I offer high praise to each actor in six person cast. Each excelled, performing with touching humanity and generosity toward one another and the audience. Afua Busia shines as Esther. She is by turns tender and unflinching. Busia may, however, be altogether too beautiful to be playing a character whose plainness is a plot point. Jasmine Bracey, as Mrs. Dickson, Esther’s lively but practical landlady offers a great deal of comic relief to the show and is a particular pleasure to watch.
Despite my praise, I left the theater disappointed in Nottage’s play. While each character is brought to life with specific details and interesting backstory, the dialog is clear and evocative, and the performances are stellar, I am left baffled by the plot. While a lack of clear motives and poor decisions can sometimes be dismissed a legitimate human failing, the playwright is not excused for leaving me bored by lack of consequence. As an example, at a critical moment of confrontation, Nottage ends a scene with a pivotal character left knocking outside the door. How I longed for Esther to fling the door open and to have the fight that she deserved. How I wished the villain could have a moment to face the shame and pain they had caused. Perhaps like, Iago, to walk away with a cold and calculating calm, or like Othello to be humiliated, humbled and repentant. Either would do, but something is needed. Instead the audience is left without resolution.

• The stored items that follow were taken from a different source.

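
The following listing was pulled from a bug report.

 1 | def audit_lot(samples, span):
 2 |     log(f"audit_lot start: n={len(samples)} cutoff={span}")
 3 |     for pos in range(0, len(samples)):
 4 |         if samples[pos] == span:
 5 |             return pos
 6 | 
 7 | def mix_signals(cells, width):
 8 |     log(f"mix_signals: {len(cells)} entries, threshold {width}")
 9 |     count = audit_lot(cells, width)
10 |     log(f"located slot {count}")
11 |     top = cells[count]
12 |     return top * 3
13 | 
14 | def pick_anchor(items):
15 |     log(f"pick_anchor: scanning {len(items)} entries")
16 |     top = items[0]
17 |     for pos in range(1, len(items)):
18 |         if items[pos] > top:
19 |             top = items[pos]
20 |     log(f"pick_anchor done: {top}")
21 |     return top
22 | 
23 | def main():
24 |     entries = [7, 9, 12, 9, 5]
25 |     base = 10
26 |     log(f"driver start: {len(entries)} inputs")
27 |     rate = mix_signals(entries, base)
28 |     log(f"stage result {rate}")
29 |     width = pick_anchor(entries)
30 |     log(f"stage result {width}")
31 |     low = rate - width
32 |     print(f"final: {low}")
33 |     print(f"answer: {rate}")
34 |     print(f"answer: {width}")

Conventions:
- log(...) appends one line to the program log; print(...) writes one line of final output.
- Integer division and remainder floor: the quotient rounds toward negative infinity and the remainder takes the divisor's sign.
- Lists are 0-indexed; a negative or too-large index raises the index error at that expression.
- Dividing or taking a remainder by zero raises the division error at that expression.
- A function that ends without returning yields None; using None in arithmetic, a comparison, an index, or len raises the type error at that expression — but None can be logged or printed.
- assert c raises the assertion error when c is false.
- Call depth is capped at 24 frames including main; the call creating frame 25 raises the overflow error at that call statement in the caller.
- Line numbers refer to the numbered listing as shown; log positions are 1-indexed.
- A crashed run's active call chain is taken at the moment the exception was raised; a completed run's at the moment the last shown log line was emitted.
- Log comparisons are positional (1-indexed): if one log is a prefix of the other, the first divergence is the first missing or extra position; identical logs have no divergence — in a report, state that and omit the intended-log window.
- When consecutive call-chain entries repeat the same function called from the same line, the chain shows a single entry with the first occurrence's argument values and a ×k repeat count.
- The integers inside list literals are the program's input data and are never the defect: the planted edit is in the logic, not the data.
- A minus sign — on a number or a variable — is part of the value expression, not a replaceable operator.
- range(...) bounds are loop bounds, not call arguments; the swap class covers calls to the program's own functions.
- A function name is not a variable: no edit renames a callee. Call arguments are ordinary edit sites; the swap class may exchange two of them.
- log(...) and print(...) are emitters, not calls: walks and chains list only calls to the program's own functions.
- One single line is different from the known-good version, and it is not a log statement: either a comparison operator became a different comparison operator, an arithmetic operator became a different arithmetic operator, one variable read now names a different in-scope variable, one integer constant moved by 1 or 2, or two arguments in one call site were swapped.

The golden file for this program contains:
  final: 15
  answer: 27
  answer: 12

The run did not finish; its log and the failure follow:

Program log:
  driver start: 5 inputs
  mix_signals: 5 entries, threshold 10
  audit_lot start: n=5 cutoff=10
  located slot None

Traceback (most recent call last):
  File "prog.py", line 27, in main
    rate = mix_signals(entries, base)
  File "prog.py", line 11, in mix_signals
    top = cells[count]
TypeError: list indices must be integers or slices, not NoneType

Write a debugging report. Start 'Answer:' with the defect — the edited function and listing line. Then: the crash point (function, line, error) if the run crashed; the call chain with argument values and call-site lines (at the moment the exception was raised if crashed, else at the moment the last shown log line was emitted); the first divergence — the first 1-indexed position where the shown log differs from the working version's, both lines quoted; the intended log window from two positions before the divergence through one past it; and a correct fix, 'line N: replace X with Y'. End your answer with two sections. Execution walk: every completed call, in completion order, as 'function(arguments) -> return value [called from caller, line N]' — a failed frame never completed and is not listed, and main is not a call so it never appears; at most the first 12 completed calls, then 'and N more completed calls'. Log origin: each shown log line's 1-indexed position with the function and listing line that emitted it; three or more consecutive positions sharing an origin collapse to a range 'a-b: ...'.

Answer: the defect is in main at line 25.
Key observation: The earliest visible damage is log position 2 — 'mix_signals: 5 entries, threshold 10' rather than the intended 'mix_signals: 5 entries, threshold 9'.
Crash: mix_signals, line 11, TypeError.
Call chain: main -> mix_signals([7, 9, 12, 9, 5], 10) (called at line 27).
First divergence: at position 2 the run shows 'mix_signals: 5 entries, threshold 10' where the working version logs 'mix_signals: 5 entries, threshold 9'.
Intended log window:
  1: driver start: 5 inputs
  2: mix_signals: 5 entries, threshold 9
  3: audit_lot start: n=5 cutoff=9
Execution walk:
  audit_lot([7, 9, 12, 9, 5], 10) -> None  [called from mix_signals, line 9]
Log line origins:
  1: from main, line 26
  2: from mix_signals, line 8
  3: from audit_lot, line 2
  4: from mix_signals, line 10
A correct fix: line 25: replace `10` with `9`.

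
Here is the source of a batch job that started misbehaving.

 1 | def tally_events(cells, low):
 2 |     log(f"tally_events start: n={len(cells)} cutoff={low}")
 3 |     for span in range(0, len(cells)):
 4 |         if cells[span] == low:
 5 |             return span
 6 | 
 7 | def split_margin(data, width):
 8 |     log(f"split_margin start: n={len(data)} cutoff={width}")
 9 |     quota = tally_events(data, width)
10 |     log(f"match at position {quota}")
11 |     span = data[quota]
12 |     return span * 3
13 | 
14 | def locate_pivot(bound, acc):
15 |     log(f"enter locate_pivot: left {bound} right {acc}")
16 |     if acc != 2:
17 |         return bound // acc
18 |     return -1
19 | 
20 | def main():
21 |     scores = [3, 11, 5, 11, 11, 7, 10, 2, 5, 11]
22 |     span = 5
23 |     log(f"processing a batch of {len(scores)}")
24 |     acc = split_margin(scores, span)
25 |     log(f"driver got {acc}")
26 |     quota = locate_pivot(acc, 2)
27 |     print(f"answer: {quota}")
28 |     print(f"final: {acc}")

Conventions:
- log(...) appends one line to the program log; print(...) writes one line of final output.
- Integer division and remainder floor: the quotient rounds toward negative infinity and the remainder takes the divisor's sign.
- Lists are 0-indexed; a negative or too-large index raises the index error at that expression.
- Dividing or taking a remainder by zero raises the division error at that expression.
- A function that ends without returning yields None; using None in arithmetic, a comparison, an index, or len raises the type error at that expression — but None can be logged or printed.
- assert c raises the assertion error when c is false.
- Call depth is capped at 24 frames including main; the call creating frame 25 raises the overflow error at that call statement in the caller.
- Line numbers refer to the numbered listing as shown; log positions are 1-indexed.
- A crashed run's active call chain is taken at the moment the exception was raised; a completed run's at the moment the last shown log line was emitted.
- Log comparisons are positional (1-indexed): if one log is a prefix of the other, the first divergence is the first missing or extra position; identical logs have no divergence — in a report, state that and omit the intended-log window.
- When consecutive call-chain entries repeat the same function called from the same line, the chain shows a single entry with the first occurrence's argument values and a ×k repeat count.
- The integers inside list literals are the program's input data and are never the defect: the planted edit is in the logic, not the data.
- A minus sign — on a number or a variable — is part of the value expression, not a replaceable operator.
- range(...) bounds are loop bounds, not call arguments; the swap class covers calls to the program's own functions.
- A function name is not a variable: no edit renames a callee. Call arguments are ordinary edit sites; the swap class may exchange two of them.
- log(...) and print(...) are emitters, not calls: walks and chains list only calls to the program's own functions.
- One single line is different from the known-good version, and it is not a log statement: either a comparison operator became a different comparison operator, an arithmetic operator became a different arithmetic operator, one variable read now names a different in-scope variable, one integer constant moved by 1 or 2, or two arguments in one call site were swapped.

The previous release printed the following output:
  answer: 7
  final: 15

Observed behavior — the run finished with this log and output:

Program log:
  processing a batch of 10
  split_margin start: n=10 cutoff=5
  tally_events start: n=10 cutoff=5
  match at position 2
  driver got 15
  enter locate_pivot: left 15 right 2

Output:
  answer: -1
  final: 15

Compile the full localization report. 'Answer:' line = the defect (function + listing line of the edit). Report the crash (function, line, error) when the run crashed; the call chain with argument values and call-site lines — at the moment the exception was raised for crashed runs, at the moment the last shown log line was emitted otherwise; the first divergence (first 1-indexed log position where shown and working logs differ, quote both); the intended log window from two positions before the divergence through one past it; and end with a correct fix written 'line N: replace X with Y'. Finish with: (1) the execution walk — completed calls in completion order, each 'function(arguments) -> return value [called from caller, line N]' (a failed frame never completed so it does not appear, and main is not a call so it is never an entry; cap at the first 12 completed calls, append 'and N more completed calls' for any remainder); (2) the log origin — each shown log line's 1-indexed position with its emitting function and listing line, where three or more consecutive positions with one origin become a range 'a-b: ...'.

Answer: the defect is in locate_pivot at line 16.
Core observation: The logs agree in full; only the final output differs.
Call chain: main -> locate_pivot(15, 2) (called at line 26).
First divergence: none (the log streams are identical).
Execution walk:
  tally_events([3, 11, 5, 11, 11, 7, 10, 2, 5, 11], 5) -> 2  [called from split_margin, line 9]
  split_margin([3, 11, 5, 11, 11, 7, 10, 2, 5, 11], 5) -> 15  [called from main, line 24]
  locate_pivot(15, 2) -> -1  [called from main, line 26]
Log origins:
  1: logged in main at line 23
  2: logged in split_margin at line 8
  3: logged in tally_events at line 2
  4: logged in split_margin at line 10
  5: logged in main at line 25
  6: logged in locate_pivot at line 15
A correct fix: line 16: replace `2` with `0`.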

But it is not just the villainy that feels incomplete. As mentioned earlier, Esther has been saving for her grand dream carefully for 18 years. And yet, other than dreamy talk, she seems to have made no practical plans to turn this dream salon into a reality. I want to know how much more money does she need for a down payment. Why not invest some saving into hiring an evening reading tutor? Why does it seem that she, who is so careful and wise, has not considered such basic questions. George has similar grand dreams but seemed unable to plot a path to achieve them. Mayme, the sex worker is perhaps the exception, as she explains how her dream of becoming a musician was previously thwarted, but even the twist in her character during the show’s second half seems far afield from her previously stated understanding of the world. I suppose Nottage intends all these irrational choices to add up to the humanity of these characters, but for my taste it came off as illogical and lacking in resolution.
Nevertheless, I repeat my enthusiasm for the performers, the production quality, and especially the choice to directly explore a story like Intimate Apparel that centers Black women and their lives.